More down-home than its ritzier sisters, Boca Grande to the south and Sarasota to the north, Englewood Beach makes a great weekend getaway because it isn't fancy or pretentious. It's less expensive to stay and eat here than it is in more upscale beach communities. And you don't even have to go to a bait shop for bait. Many gas stations sell it.

Beach, Bay Flank State Park

What makes this beach town really unique: a 250-acre state park that stretches from the Gulf to Lemon Bay just south of Weston's Resort on Manasota Key.

The state bought the land from a family in the early '70s and turned it into Stump Pass State Park in 1999. It's a treasure, almost unheard of in a state where waterfront tracts run into the millions of dollars.

Christopher Angel, the park's lone ranger, encourages visitors to take a nature trail that runs through the park's interior. You'll see soaring pines, estuaries, sea grape trees, cabbage palms, native plants, picnic tables and a bathhouse, he promises.

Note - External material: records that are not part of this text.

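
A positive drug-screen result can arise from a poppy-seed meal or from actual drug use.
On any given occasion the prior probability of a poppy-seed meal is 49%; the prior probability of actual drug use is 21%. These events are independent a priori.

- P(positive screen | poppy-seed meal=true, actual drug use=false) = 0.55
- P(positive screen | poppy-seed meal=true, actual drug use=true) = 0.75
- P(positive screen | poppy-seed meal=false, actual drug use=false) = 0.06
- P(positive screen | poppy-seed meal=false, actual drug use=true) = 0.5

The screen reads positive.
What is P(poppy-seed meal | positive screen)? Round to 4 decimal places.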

It's tempting not to take his advice. From the beach, you can see dolphins and fishing and pleasure boats, and you can find ancient black sharks' teeth in the sand.

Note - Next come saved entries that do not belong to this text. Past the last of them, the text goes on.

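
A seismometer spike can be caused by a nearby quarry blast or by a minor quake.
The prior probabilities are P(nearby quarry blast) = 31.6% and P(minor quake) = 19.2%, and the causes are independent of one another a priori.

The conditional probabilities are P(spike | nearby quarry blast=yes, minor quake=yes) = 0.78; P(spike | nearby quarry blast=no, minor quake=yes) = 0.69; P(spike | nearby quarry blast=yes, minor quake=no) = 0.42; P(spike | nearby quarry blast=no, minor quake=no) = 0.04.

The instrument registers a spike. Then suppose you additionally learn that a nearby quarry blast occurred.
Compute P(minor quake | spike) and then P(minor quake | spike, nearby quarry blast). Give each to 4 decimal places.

P(minor quake | spike) ≈ 0.5161; P(minor quake | spike, nearby quarry blast) ≈ 0.3062

P(spike) = 0.04×0.684×0.808 + 0.69×0.684×0.192 + 0.42×0.316×0.808 + 0.78×0.316×0.192 = 0.022107 + 0.090616 + 0.107238 + 0.047324 = 0.267285
Restricting to configurations with minor quake present: 0.090616 + 0.047324 = 0.137940.
So P(minor quake | spike) = 0.137940/0.267285 ≈ 0.5161.

Now also conditioning on nearby quarry blast=true:
Numerator (weight on configurations with minor quake): 0.78×0.192 = 0.149760
The normalizing constant is 0.42×0.808 + 0.78×0.192 = 0.489120
Posterior = 0.149760 / 0.489120 ≈ 0.3062
Conditioning on nearby quarry blast lowers the posterior on minor quake: the classic explaining-away effect in a common-effect structure.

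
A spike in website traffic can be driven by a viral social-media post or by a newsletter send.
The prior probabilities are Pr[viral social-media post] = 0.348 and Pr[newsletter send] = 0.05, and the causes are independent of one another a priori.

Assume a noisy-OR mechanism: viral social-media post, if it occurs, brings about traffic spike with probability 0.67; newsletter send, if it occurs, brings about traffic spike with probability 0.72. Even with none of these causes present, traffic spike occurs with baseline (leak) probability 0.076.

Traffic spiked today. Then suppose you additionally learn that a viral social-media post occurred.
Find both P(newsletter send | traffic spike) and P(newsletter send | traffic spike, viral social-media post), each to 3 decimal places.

Under noisy-OR, P(traffic spike | causes) = 1 − (1−0.076)·∏(1−qᵢ) over the active causes.
P(traffic spike) = 0.076*0.652*0.95 + 0.74128*0.652*0.05 + 0.69508*0.348*0.95 + 0.914622*0.348*0.05 = 0.047074 + 0.024166 + 0.229793 + 0.015914 = 0.316947
Of this, 0.040080 comes from 0.024166 + 0.015914 (the newsletter send=true cases).
P(newsletter send | traffic spike) = 0.040080 / 0.316947 ≈ 0.126

With the extra evidence:
P(traffic spike | viral social-media post) = 0.69508·0.95 + 0.914622·0.05 = 0.660326 + 0.045731 = 0.706057
Of this, 0.045731 comes from 0.914622·0.05 (the newsletter send=true cases).
Hence the posterior is 0.045731/0.706057 ≈ 0.065.
— viral social-media post explains away the evidence for newsletter send.

P(newsletter send | traffic spike) ≈ 0.126; P(newsletter send | traffic spike, viral social-media post) ≈ 0.065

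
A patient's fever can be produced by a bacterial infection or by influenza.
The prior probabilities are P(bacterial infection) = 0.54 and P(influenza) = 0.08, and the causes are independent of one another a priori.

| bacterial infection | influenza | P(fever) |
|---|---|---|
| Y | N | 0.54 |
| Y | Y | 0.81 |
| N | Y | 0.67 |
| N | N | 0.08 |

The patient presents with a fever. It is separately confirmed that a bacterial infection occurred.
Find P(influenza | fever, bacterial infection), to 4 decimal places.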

It's probably best to walk the beach, then head back on the trail through the woods. That way, you can experience two very different types of walks.

Kayak Festival In May

Angel, who has worked for nine months at the park, also encourages visitors to kayak in Lemon Bay, bordering the park, and in other places in Charlotte County. He and others have organized a kayak festival May 15 and 16 at the park, with kayak races, seminars and food vendors.

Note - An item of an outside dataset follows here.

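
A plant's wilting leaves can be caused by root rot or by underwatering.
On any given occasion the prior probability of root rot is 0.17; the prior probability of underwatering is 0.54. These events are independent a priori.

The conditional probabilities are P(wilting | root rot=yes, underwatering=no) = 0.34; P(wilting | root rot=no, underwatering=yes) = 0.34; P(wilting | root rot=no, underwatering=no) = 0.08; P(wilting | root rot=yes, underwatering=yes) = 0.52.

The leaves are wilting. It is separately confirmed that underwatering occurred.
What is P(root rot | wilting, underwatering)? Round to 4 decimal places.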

"This area down here is incredible for kayaking," Angel says.

We followed his advice in a little village called Placida, closer to Boca Grande but still only about 15 minutes from Stump Pass park. We rented kayaks from Grande Tours, a company that has been around for 15 years and was recommended by locals. For $20 each, we kayaked for two hours around Coral Creek, near Charlotte Harbor.

In that time, we saw only one other kayaker and a man in a Carolina Skiff. The shallow water was a pale tea color, so clear we could see crabs scrambling along the sand. Hundreds of white ibis poked around for bugs among the mangroves. Squawking osprey soared overhead, and great blue herons and snowy egrets stood watch, knee-deep in the water. We even saw a white pelican flying overhead.

Once in a while, we could hear a train whistle in the distance or see a small plane pass overhead. But mostly, we were alone with the birds.

Few People, Lots Of Sharks' Teeth

We found that tranquillity on Englewood Beach, too, just a few feet from our efficiency room's door. During two long walks, with the Gulf on one side and the state park's quiet acreage on the other, we saw few people. But everyone we saw said hello and smiled.

Among them were Jim and Mary Minix. They live in Mount Victory, Ohio, most of the year but spend the winter and spring in Arcadia, not far from Englewood Beach.

The couple try to make it to the beach once a week to comb the sand for sharks' teeth and "to look for treasure," Mary Minix says.

"Jim found this gold wedding band here," she says, holding up her ring finger.

Armed with a basket-shaped sand sifter on a stick, which they jokingly call a "Florida snow shovel," Jim Minix patiently sifts through the sand in search of jewelry, yes, but mostly sharks' teeth.

This beach, like nearby Venice's, has millions of them, so many that the sand in spots is blanketed with black specks. You don't even have to dig in the sand for them; they rest right on top. Mary Minix found several hundred that day.

"I put them all in a jar when we get home," she says. "I give a lot to our grandson, Timmy. One time, I found one an inch wide. That was my nicest find ever. I gave it to him and told him to keep it because it would bring him good luck."

Celebrating The Sunset

Later that evening, couples and kids gather on the beach to cheer on the sunset. As the adults party under a pavilion, the children chase each other in the sand. Some toast to the huge orange sun as it slips into the Gulf.

The next evening, they are sure to gather again.

That's another nice thing about this part of Florida. People tend to celebrate the sunrise, the sunset, their fishing catches and their dolphin spottings.

This, like one bumper sticker said, is "Old Florida."